Q: What day of the week is the first of the month? Repeat with the 5th, 10th day of the month etc.
Q: How many days are there in this month? What day of the week does the last day of the month fall on?
Q: What date is the first Saturday of the month?
Predict what date will the second Saturday fall on? How did you know? Will that help us to work out the dates of all the Saturdays this month?
Q: I borrowed my library book on the 5th of the month, I have to take it back in two weeks, what date will that be? Is there something that you already know that might help? (Double seven add 5)
In pairs, children explore the current years calendar copied onto A4. Find the day of the week of their birthday this year, siblings birthday, bonfire night, Christmas day, Valentines day etc.Discuss with children the order of the day. Ask for significant times of the day, e.g. registration, break, lunch, library, write the event and the time down, not in order.
Q: How could these events be ordered?
Discuss childrens ideas.
Distinguish the difference between horizontal and vertical ordering.
Q: Where could tomorrows events be fitted in?
Show an example of a daily timetable for T.V viewing.
Q: What information does this tell us? Tell me something about how the information has been set out
Point out information presented vertically in columns, read the headings of the columns e.g. BBC1 BBC2..
With an OHT and childrens individual copies of a daily TV schedule,
Q: Can you spot your favourite T.V. programme?
What time does it start? How long does it last?
What time does the ITV evening news start? What time does the weather end?
Working in groups of three, give each group a set of differentiated questions to answer and copies of the T.V. schedule.
What time does Blue Peter start?
What time does it finish?
How long is the news?
Which programme is on before the news?
Which channel has a film starting at 9.00?
Which lasts longer The Bill or Coronation Street?
Which programmes last an hour or more?
If I leave school at three thirty and it takes me twenty minutes to walk home, what is the first programme I would be home in time to watch?
I am able to watch up to two hours T.V on Saturday morning, which programmes would I be able to watch from start to finish?Use the times in the school day, for the children to mark on photocopied clock faces. They could put both hands in, or the hour hand could be in place already if it is the minutes that are being worked on.
Show how to calculate how long the numeracy lesson is, by working from the start time to the finish time on a clock face.
Ask children to calculate other time spans in the school day, more able children can work on two step problems (how long from start of literacy to the end of playtime?)On IWB or OHP show a copy of the class timetable.

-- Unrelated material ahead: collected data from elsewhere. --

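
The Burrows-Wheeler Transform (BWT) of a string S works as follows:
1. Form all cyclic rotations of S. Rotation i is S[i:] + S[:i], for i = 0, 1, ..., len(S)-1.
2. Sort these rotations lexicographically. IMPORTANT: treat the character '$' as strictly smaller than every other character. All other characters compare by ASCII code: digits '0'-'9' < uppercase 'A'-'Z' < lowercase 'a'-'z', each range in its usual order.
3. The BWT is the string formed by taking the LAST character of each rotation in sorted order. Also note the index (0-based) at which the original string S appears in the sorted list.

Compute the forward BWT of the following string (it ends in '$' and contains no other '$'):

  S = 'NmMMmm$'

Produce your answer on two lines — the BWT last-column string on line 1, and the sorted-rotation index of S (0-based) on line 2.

Answer: mmM$mNM
3

Derivation:
All 7 rotations (rotation i = S[i:]+S[:i]):
  rot[0] = NmMMmm$
  rot[1] = mMMmm$N
  rot[2] = MMmm$Nm
  rot[3] = Mmm$NmM
  rot[4] = mm$NmMM
  rot[5] = m$NmMMm
  rot[6] = $NmMMmm
Sorted (with $ < everything):
  sorted[0] = $NmMMmm  (last char: 'm')
  sorted[1] = MMmm$Nm  (last char: 'm')
  sorted[2] = Mmm$NmM  (last char: 'M')
  sorted[3] = NmMMmm$  (last char: '$')
  sorted[4] = m$NmMMm  (last char: 'm')
  sorted[5] = mMMmm$N  (last char: 'N')
  sorted[6] = mm$NmMM  (last char: 'M')
Last column: mmM$mNM
Original string S is at sorted index 3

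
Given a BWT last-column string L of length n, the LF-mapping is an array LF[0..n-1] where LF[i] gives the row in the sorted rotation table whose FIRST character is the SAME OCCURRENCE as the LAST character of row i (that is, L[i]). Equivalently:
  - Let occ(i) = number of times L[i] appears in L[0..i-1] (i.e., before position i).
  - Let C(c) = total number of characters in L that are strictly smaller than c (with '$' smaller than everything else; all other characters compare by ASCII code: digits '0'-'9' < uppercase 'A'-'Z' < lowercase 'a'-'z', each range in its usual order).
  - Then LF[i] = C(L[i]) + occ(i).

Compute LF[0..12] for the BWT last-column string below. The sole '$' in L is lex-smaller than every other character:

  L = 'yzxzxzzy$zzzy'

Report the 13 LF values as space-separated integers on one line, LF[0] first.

Answer: 3 6 1 7 2 8 9 4 0 10 11 12 5

Derivation:
Char counts: '$':1, 'x':2, 'y':3, 'z':7
C (first-col start): C('$')=0, C('x')=1, C('y')=3, C('z')=6
L[0]='y': occ=0, LF[0]=C('y')+0=3+0=3
L[1]='z': occ=0, LF[1]=C('z')+0=6+0=6
L[2]='x': occ=0, LF[2]=C('x')+0=1+0=1
L[3]='z': occ=1, LF[3]=C('z')+1=6+1=7
L[4]='x': occ=1, LF[4]=C('x')+1=1+1=2
L[5]='z': occ=2, LF[5]=C('z')+2=6+2=8
L[6]='z': occ=3, LF[6]=C('z')+3=6+3=9
L[7]='y': occ=1, LF[7]=C('y')+1=3+1=4
L[8]='$': occ=0, LF[8]=C('$')+0=0+0=0
L[9]='z': occ=4, LF[9]=C('z')+4=6+4=10
L[10]='z': occ=5, LF[10]=C('z')+5=6+5=11
L[11]='z': occ=6, LF[11]=C('z')+6=6+6=12
L[12]='y': occ=2, LF[12]=C('y')+2=3+2=5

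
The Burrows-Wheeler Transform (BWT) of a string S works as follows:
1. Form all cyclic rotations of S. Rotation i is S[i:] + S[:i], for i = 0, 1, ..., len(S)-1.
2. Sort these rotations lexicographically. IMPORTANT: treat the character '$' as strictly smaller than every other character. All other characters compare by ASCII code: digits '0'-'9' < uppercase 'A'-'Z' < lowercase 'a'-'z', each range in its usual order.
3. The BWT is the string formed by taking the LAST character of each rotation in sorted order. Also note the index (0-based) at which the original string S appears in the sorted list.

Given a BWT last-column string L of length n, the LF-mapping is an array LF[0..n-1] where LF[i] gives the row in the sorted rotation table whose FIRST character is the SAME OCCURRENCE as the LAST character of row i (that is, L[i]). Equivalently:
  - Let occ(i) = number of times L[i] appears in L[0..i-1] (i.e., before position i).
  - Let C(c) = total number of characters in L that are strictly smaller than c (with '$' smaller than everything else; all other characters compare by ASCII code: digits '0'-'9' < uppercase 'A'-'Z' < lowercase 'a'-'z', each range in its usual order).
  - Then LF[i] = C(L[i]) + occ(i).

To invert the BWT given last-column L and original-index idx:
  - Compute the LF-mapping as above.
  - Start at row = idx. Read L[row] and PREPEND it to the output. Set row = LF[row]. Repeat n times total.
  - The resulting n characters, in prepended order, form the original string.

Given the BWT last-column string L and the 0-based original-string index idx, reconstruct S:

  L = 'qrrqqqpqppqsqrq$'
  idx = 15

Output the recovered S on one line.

LF mapping: 4 12 13 5 6 7 1 8 2 3 9 15 10 14 11 0
Walk LF starting at row 15, prepending L[row]:
  step 1: row=15, L[15]='$', prepend. Next row=LF[15]=0
  step 2: row=0, L[0]='q', prepend. Next row=LF[0]=4
  step 3: row=4, L[4]='q', prepend. Next row=LF[4]=6
  step 4: row=6, L[6]='p', prepend. Next row=LF[6]=1
  step 5: row=1, L[1]='r', prepend. Next row=LF[1]=12
  step 6: row=12, L[12]='q', prepend. Next row=LF[12]=10
  step 7: row=10, L[10]='q', prepend. Next row=LF[10]=9
  step 8: row=9, L[9]='p', prepend. Next row=LF[9]=3
  step 9: row=3, L[3]='q', prepend. Next row=LF[3]=5
  step 10: row=5, L[5]='q', prepend. Next row=LF[5]=7
  step 11: row=7, L[7]='q', prepend. Next row=LF[7]=8
  step 12: row=8, L[8]='p', prepend. Next row=LF[8]=2
  step 13: row=2, L[2]='r', prepend. Next row=LF[2]=13
  step 14: row=13, L[13]='r', prepend. Next row=LF[13]=14
  step 15: row=14, L[14]='q', prepend. Next row=LF[14]=11
  step 16: row=11, L[11]='s', prepend. Next row=LF[11]=15
Reversed output: sqrrpqqqpqqrpqq$

Answer: sqrrpqqqpqqrpqq$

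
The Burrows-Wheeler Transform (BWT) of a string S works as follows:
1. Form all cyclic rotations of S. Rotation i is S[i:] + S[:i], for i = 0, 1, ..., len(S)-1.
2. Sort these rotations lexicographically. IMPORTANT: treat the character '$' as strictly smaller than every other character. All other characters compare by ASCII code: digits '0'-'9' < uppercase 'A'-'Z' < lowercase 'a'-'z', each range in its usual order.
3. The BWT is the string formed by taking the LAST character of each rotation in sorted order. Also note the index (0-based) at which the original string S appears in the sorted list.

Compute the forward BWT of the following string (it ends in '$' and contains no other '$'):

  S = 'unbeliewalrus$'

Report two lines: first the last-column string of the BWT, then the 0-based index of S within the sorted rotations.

All 14 rotations (rotation i = S[i:]+S[:i]):
  rot[0] = unbeliewalrus$
  rot[1] = nbeliewalrus$u
  rot[2] = beliewalrus$un
  rot[3] = eliewalrus$unb
  rot[4] = liewalrus$unbe
  rot[5] = iewalrus$unbel
  rot[6] = ewalrus$unbeli
  rot[7] = walrus$unbelie
  rot[8] = alrus$unbeliew
  rot[9] = lrus$unbeliewa
  rot[10] = rus$unbeliewal
  rot[11] = us$unbeliewalr
  rot[12] = s$unbeliewalru
  rot[13] = $unbeliewalrus
Sorted (with $ < everything):
  sorted[0] = $unbeliewalrus  (last char: 's')
  sorted[1] = alrus$unbeliew  (last char: 'w')
  sorted[2] = beliewalrus$un  (last char: 'n')
  sorted[3] = eliewalrus$unb  (last char: 'b')
  sorted[4] = ewalrus$unbeli  (last char: 'i')
  sorted[5] = iewalrus$unbel  (last char: 'l')
  sorted[6] = liewalrus$unbe  (last char: 'e')
  sorted[7] = lrus$unbeliewa  (last char: 'a')
  sorted[8] = nbeliewalrus$u  (last char: 'u')
  sorted[9] = rus$unbeliewal  (last char: 'l')
  sorted[10] = s$unbeliewalru  (last char: 'u')
  sorted[11] = unbeliewalrus$  (last char: '$')
  sorted[12] = us$unbeliewalr  (last char: 'r')
  sorted[13] = walrus$unbelie  (last char: 'e')
Last column: swnbileaulu$re
Original string S is at sorted index 11

Answer: swnbileaulu$re
11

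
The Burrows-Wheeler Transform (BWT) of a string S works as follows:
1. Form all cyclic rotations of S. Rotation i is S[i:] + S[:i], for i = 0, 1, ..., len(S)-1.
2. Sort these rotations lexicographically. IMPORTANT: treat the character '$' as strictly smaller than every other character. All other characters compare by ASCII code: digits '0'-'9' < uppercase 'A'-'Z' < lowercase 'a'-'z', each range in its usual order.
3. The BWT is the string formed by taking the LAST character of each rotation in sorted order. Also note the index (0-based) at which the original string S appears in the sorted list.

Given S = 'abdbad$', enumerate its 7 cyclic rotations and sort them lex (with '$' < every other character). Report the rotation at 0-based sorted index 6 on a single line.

Answer: dbad$ab

Derivation:
All 7 rotations (rotation i = S[i:]+S[:i]):
  rot[0] = abdbad$
  rot[1] = bdbad$a
  rot[2] = dbad$ab
  rot[3] = bad$abd
  rot[4] = ad$abdb
  rot[5] = d$abdba
  rot[6] = $abdbad
Sorted (with $ < everything):
  sorted[0] = $abdbad
  sorted[1] = abdbad$
  sorted[2] = ad$abdb
  sorted[3] = bad$abd
  sorted[4] = bdbad$a
  sorted[5] = d$abdba
  sorted[6] = dbad$ab
sorted[6] = dbad$ab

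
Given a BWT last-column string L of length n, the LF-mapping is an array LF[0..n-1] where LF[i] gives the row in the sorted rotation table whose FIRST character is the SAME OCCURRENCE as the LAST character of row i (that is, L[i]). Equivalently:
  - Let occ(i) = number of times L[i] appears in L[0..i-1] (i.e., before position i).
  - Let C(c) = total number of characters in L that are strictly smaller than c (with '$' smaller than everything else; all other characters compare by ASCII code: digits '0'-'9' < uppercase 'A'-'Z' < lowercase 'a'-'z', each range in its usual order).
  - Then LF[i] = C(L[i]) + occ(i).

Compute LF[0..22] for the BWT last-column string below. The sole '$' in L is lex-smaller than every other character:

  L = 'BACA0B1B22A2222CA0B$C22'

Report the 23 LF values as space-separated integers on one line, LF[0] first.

Char counts: '$':1, '0':2, '1':1, '2':8, 'A':4, 'B':4, 'C':3
C (first-col start): C('$')=0, C('0')=1, C('1')=3, C('2')=4, C('A')=12, C('B')=16, C('C')=20
L[0]='B': occ=0, LF[0]=C('B')+0=16+0=16
L[1]='A': occ=0, LF[1]=C('A')+0=12+0=12
L[2]='C': occ=0, LF[2]=C('C')+0=20+0=20
L[3]='A': occ=1, LF[3]=C('A')+1=12+1=13
L[4]='0': occ=0, LF[4]=C('0')+0=1+0=1
L[5]='B': occ=1, LF[5]=C('B')+1=16+1=17
L[6]='1': occ=0, LF[6]=C('1')+0=3+0=3
L[7]='B': occ=2, LF[7]=C('B')+2=16+2=18
L[8]='2': occ=0, LF[8]=C('2')+0=4+0=4
L[9]='2': occ=1, LF[9]=C('2')+1=4+1=5
L[10]='A': occ=2, LF[10]=C('A')+2=12+2=14
L[11]='2': occ=2, LF[11]=C('2')+2=4+2=6
L[12]='2': occ=3, LF[12]=C('2')+3=4+3=7
L[13]='2': occ=4, LF[13]=C('2')+4=4+4=8
L[14]='2': occ=5, LF[14]=C('2')+5=4+5=9
L[15]='C': occ=1, LF[15]=C('C')+1=20+1=21
L[16]='A': occ=3, LF[16]=C('A')+3=12+3=15
L[17]='0': occ=1, LF[17]=C('0')+1=1+1=2
L[18]='B': occ=3, LF[18]=C('B')+3=16+3=19
L[19]='$': occ=0, LF[19]=C('$')+0=0+0=0
L[20]='C': occ=2, LF[20]=C('C')+2=20+2=22
L[21]='2': occ=6, LF[21]=C('2')+6=4+6=10
L[22]='2': occ=7, LF[22]=C('2')+7=4+7=11

Answer: 16 12 20 13 1 17 3 18 4 5 14 6 7 8 9 21 15 2 19 0 22 10 11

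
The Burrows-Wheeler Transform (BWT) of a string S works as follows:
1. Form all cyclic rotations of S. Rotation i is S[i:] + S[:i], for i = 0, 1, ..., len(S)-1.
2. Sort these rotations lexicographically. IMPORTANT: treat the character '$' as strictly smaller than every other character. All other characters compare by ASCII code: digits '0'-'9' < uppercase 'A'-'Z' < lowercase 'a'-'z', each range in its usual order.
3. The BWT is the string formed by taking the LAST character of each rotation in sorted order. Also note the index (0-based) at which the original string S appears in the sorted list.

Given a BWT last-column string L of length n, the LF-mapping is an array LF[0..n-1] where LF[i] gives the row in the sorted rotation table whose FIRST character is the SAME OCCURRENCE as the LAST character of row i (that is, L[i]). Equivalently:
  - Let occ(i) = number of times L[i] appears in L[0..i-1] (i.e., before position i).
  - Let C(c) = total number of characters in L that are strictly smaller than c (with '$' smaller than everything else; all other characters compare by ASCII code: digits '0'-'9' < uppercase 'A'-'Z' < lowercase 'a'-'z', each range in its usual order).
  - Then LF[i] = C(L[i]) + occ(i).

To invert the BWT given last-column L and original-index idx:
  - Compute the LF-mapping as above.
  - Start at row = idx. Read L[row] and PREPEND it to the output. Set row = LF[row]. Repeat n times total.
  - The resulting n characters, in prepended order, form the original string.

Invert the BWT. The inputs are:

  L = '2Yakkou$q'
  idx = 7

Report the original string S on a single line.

Answer: quokkaY2$

Derivation:
LF mapping: 1 2 3 4 5 6 8 0 7
Walk LF starting at row 7, prepending L[row]:
  step 1: row=7, L[7]='$', prepend. Next row=LF[7]=0
  step 2: row=0, L[0]='2', prepend. Next row=LF[0]=1
  step 3: row=1, L[1]='Y', prepend. Next row=LF[1]=2
  step 4: row=2, L[2]='a', prepend. Next row=LF[2]=3
  step 5: row=3, L[3]='k', prepend. Next row=LF[3]=4
  step 6: row=4, L[4]='k', prepend. Next row=LF[4]=5
  step 7: row=5, L[5]='o', prepend. Next row=LF[5]=6
  step 8: row=6, L[6]='u', prepend. Next row=LF[6]=8
  step 9: row=8, L[8]='q', prepend. Next row=LF[8]=7
Reversed output: quokkaY2$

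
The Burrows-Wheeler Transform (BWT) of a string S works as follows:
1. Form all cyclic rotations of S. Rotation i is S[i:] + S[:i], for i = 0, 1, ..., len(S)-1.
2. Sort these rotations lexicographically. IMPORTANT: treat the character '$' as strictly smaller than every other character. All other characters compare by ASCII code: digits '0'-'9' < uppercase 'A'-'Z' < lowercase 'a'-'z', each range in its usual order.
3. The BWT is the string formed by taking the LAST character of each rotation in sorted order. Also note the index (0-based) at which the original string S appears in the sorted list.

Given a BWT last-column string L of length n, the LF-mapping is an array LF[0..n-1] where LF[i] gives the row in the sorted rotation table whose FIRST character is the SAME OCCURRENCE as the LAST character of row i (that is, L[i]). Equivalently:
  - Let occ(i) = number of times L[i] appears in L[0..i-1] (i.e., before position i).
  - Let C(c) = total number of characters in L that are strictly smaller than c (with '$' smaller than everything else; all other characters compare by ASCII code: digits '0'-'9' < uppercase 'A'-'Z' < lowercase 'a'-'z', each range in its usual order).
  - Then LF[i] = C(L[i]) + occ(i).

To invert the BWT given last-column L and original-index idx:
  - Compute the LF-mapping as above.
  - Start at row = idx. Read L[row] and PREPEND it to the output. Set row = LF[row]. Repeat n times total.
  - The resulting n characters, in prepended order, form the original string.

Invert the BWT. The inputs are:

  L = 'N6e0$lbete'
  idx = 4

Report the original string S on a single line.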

Ask children to spend 5 minutes talking to their partner about the timetable.
Q: What information does this timetable give us?
Take feedback:
Select specific times on the timetable and ask a range of questions e.g.
If we begin assembly at 9.05 and it finishes at 9.20, how long is assembly?
Is assembly the same length of time on Thursday?
How many hours of art do we have each week?
If Mrs Brown (the TA) starts work at 9.15 and finishes work at 2.45, how long does she help us each day?
Give the children a blank timetable for the school day.
Agree as a class all the different things that need to be included in the week and how much time each thing needs to be allocated. e.g. numeracy 5 hrs, PE 2 hrs, etc.
Keeping the school start and finish times the same the children should plan their ideal timetable.
Ask specific children/groups to feedback on their timetable and explain why they have made their decisions on how to organise the timetable.
- PAGE 3 -
Q: What would the minute hand be pointing to if was pointing here?
Q: What is another way of saying 30 minutes past? Why?
Q; How many minutes past would this show?
Q: If the digital time reads this time (9:30) what does the thirty mean? Where will the minute hand be pointing to on the hoop?
Q: On the analogue clock where would the hour hand now be, once the minute hand is half past the hour?
Q How do we know where 35 will go?
Q What number will go at the point a quarter of the way around the clock face? At the point half way, three quarters of the way around the clock face?
Q If the time is quarter past the hour, and ten minutes pass by, which card will the minute hand point to?
Q What time is missing? How can counting in 5s help?